I have a table that I am trying to get a random number from:
//Fruits
id | FruitName
----------------
2 | Banana
3 | Apple
4 | Orange
6 | Grape
7 | Plum
8 | Lime
10 | Kiwi
The problem is because of the inconsistencies (note: ids 1, 5, and 9 are missing), writing the following statement will not work (even if written properly):
Random.Next(someLinq.id).First(), (samelinq.id).Last())
How would I get a random number from the numbers available?

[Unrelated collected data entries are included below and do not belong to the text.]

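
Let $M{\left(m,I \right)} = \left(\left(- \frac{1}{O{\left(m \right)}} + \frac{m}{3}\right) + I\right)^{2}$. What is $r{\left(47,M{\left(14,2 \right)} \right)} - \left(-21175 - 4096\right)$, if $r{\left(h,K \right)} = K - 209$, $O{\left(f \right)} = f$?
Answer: $\frac{44286097}{1764} \approx 25106.0$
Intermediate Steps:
$M{\left(m,I \right)} = \left(I - \frac{1}{m} + \frac{m}{3}\right)^{2}$ ($M{\left(m,I \right)} = \left(\left(- \frac{1}{m} + \frac{m}{3}\right) + I\right)^{2} = \left(I - \frac{1}{m} + \frac{m}{3}\right)^{2}$)
$r{\left(h,K \right)} = -209 + K$
$r{\left(47,M{\left(14,2 \right)} \right)} - \left(-21175 - 4096\right) = \left(-209 + \frac{\left(-3 + 14^{2} + 3 \cdot 2 \cdot 14\right)^{2}}{9 \cdot 196}\right) - \left(-21175 - 4096\right) = \left(-209 + \frac{1}{9} \cdot \frac{1}{196} \left(-3 + 196 + 84\right)^{2}\right) - -25271 = \left(-209 + \frac{1}{9} \cdot \frac{1}{196} \cdot 277^{2}\right) + 25271 = \left(-209 + \frac{1}{9} \cdot \frac{1}{196} \cdot 76729\right) + 25271 = \left(-209 + \frac{76729}{1764}\right) + 25271 = - \frac{291947}{1764} + 25271 = \frac{44286097}{1764}$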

You can simply use the count of the items as the max random number, and then select a random item by index:
var random = new Random();
var items = new List<int> {2, 3, 4, 6, 7, 8, 10};
var randomItem = items[random.Next(items.Count)];
Or, in your case (and assuming you are getting a list of Fruit items which contain an Id property):
var items = new List<Fruit>
{
new Fruit {Id = 2, Name = "Banana"},
new Fruit {Id = 3, Name = "Apple"},
new Fruit {Id = 4, Name = "Orange"},
new Fruit {Id = 6, Name = "Grape"},
new Fruit {Id = 7, Name = "Plum"},
new Fruit {Id = 8, Name = "Lime"},
new Fruit {Id = 10, Name = "Kiwi"}
};
var random = new Random();
var randomItem = items[random.Next(items.Count)];
Console.WriteLine("Randomly chose fruit: Id = {0}, Name = {1}",
randomItem.Id, randomItem.Name);
you can add all numbers in a array after you can create a random with array's lengt and you can use this number as index of number in the array
int[] array = new int[]{2,3,4,6,7,8,10};
Random rnd = new Random();
int randomIndex = rnd.Next(0,array.length);
var x = array[randomIndex];
And you can do what you want with this x variable
How about something like this?
// get the count
var count = context.Fruits.Count();
// generate a random fruit index
var random = new Random().Next(count);
// skip by random
var randomFruit = context.Fruits
.Skip(random)
.Take(1)
.FirstOrDefault();
For a statitstical and cryptographically absolutely not correct random value you could go with
var randomId = resultOfDbLinqQuery
.OrderBy(e => Guid.NewGuid())
.First()
.Select(item = item.id);